The area of the region enclosed by the curve $ \left\{ (x, y) : 4x^2 + 25y^2 = 100 \right\} $ is:

• A. \( \frac{16\pi}{3} \) sq units
• B. \( 9\pi \) sq units
• C. \( 10\pi \) sq units
• D. \( \frac{9\pi}{5} \) sq units

Hint:

To find the area of an ellipse, use the formula \( A = \pi \cdot a \cdot b \), where \( a \) and \( b \) are the semi-major and semi-minor axes, respectively.

Answer 1

The Correct Option is C

The given equation represents an ellipse in standard form, which can be written as: \[ \frac{x^2}{25} + \frac{y^2}{4} = 1. \] For an ellipse, the area \( A \) is given by the formula: \[ A = \pi \cdot a \cdot b, \] where \( a \) and \( b \) are the semi-major and semi-minor axes of the ellipse.
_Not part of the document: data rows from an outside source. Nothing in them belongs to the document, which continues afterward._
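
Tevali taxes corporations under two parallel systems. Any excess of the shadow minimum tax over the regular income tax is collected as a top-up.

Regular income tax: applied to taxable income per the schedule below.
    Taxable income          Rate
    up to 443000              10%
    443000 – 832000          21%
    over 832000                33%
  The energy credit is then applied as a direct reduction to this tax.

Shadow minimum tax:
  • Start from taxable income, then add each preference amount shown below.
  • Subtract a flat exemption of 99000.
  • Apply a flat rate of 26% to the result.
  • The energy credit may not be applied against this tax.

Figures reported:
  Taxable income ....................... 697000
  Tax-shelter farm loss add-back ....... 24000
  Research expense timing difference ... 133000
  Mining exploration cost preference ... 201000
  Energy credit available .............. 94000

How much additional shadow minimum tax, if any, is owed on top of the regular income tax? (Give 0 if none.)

244920

Regular income tax:
  443000 × 10% = 44300
  254000 × 21% = 53340
  → 97640
  Less energy credit 94000 → 3640

Shadow minimum tax:
  Adjusted income: 697000 + 24000 + 133000 + 201000 = 1055000
  Less exemption 99000 → base 956000
  956000 × 26% = 248560

Excess of shadow minimum tax over regular income tax: 248560 − 3640 = 244920.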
In this case, \( a = 5 \) and \( b = 2 \) (since the equation of the ellipse is \( \frac{x^2}{5^2} + \frac{y^2}{2^2} = 1 \)). Substituting these values into the area formula: \[ A = \pi \cdot 5 \cdot 2 = 10\pi \text{ sq units}. \] Thus, the area of the region enclosed by the curve is \( 10\pi \) sq units.